According to the Boise State Update archives, Boise State’s last incident involving a bomb threat was on April 12, 2013, when a “non-specific bomb threat” was received via phone call and, after investigation, deemed non-credible. For Boise State, when a situation like this happens, the University has procedures and protocols in place to keep campus safe.

Rob Littrell, emergency management and continuity of operations planner, is responsible for notifying Boise State when a bomb threat or any type of emergency happens. So if there were any type of threat on campus, Littrell would be the first one to find out and inform the campus community.

When dealing with a bomb threat, security advises students to do the same as if it was an active shooter. They want students and faculty to run, hide or take shelter. Littrell provided a checklist and video for any type of bomb threat on the Boise State campus security and police information webpage. The bomb threat protocol, however, is to be kept classified for safety reasons, as Littrell said it would be like “giving the playbook to the bad guy.”

According to Lt. Stan Niccolls, security guard for Boise State and former commander of Explosive Ordnance Disposal, security must address all the details they have before taking any action. If those details are serious enough to look into, they call people that are trained for these kind of situations. All threats are taken seriously—even the ones that turn out to not be true, such as a false bomb threat.

“It’s just like yelling ‘bomb!’ in a public place.

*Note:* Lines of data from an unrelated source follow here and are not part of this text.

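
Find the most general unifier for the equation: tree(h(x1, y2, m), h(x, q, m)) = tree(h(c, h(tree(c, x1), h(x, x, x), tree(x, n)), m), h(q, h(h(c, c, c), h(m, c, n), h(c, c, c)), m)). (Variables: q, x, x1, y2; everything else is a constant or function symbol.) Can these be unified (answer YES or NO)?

YES

Decompose tree/2: h(x1, y2, m) = h(c, h(tree(c, x1), h(x, x, x), tree(x, n)), m),  h(x, q, m) = h(q, h(h(c, c, c), h(m, c, n), h(c, c, c)), m).
Decompose h/3: x1 = c,  y2 = h(tree(c, x1), h(x, x, x), tree(x, n)),  m = m.
Bind x1 := c; substituting into the one remaining equation that mentions x1 gives: y2 = h(tree(c, c), h(x, x, x), tree(x, n)).
Bind y2 := h(tree(c, c), h(x, x, x), tree(x, n)); no other remaining equation mentions y2.
Delete trivial equation m = m.
Decompose h/3: x = q,  q = h(h(c, c, c), h(m, c, n), h(c, c, c)),  m = m.
Bind x := q; no other remaining equation mentions x. Substituting into the earlier binding gives y2 := h(tree(c, c), h(q, q, q), tree(q, n)).
Bind q := h(h(c, c, c), h(m, c, n), h(c, c, c)); no other remaining equation mentions q. Substituting into the earlier bindings gives y2 := h(tree(c, c), h(h(h(c, c, c), h(m, c, n), h(c, c, c)), h(h(c, c, c), h(m, c, n), h(c, c, c)), h(h(c, c, c), h(m, c, n), h(c, c, c))), tree(h(h(c, c, c), h(m, c, n), h(c, c, c)), n)), x := h(h(c, c, c), h(m, c, n), h(c, c, c)).
Delete trivial equation m = m.
No equations remain and no clash or occurs-check failure arose, so a unifier exists.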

It’s a serious offense,” Niccolls said.

In the case of a suspicious package, Niccolls said Campus Security evaluates the factors at hand to be sure how serious the threat is. Boise State has a bomb squad and bomb dogs to ensure safety during these procedures.

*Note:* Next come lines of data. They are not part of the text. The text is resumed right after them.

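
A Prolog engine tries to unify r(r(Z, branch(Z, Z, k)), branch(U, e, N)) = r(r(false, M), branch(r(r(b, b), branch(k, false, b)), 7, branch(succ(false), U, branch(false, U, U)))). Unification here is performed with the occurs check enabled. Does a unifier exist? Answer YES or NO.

NO

Decompose r/2: r(Z, branch(Z, Z, k)) = r(false, M),  branch(U, e, N) = branch(r(r(b, b), branch(k, false, b)), 7, branch(succ(false), U, branch(false, U, U))).
Decompose r/2: Z = false,  branch(Z, Z, k) = M.
Bind Z := false; substituting into the one remaining equation that mentions Z gives: branch(false, false, k) = M.
Bind M := branch(false, false, k); no other remaining equation mentions M.
Decompose branch/3: U = r(r(b, b), branch(k, false, b)),  e = 7,  N = branch(succ(false), U, branch(false, U, U)).
Bind U := r(r(b, b), branch(k, false, b)); substituting into the one remaining equation that mentions U gives: N = branch(succ(false), r(r(b, b), branch(k, false, b)), branch(false, r(r(b, b), branch(k, false, b)), r(r(b, b), branch(k, false, b)))).
Clash: constants e and 7 differ; no unifier exists.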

John Uda, assistant director of security and event management, says the odds of a bomb being planted and exploding on campus are low.

“It’s more likely for lightning to strike during a game than a bomb threat (to actually happen),” Uda said.

Uda went on to say if Boise State’s administration receives information about a threat, they have to determine what is credible and non-credible in order to take the appropriate actions. If the information they receive is ‘credible,’ then their next priority is to get people to safety as fast as possible.

Lastly, Uda said if a student sees something that’s not right, it’s important to call and inform someone. He also encourages students to be aware of their surroundings.  

“If you see something, say something,” Uda said.

According to Littrell, there will always be at least seven Boise police officers on campus, and he assured if Boise State students still don’t feel safe, they may call Boise State security at 208-426-6911.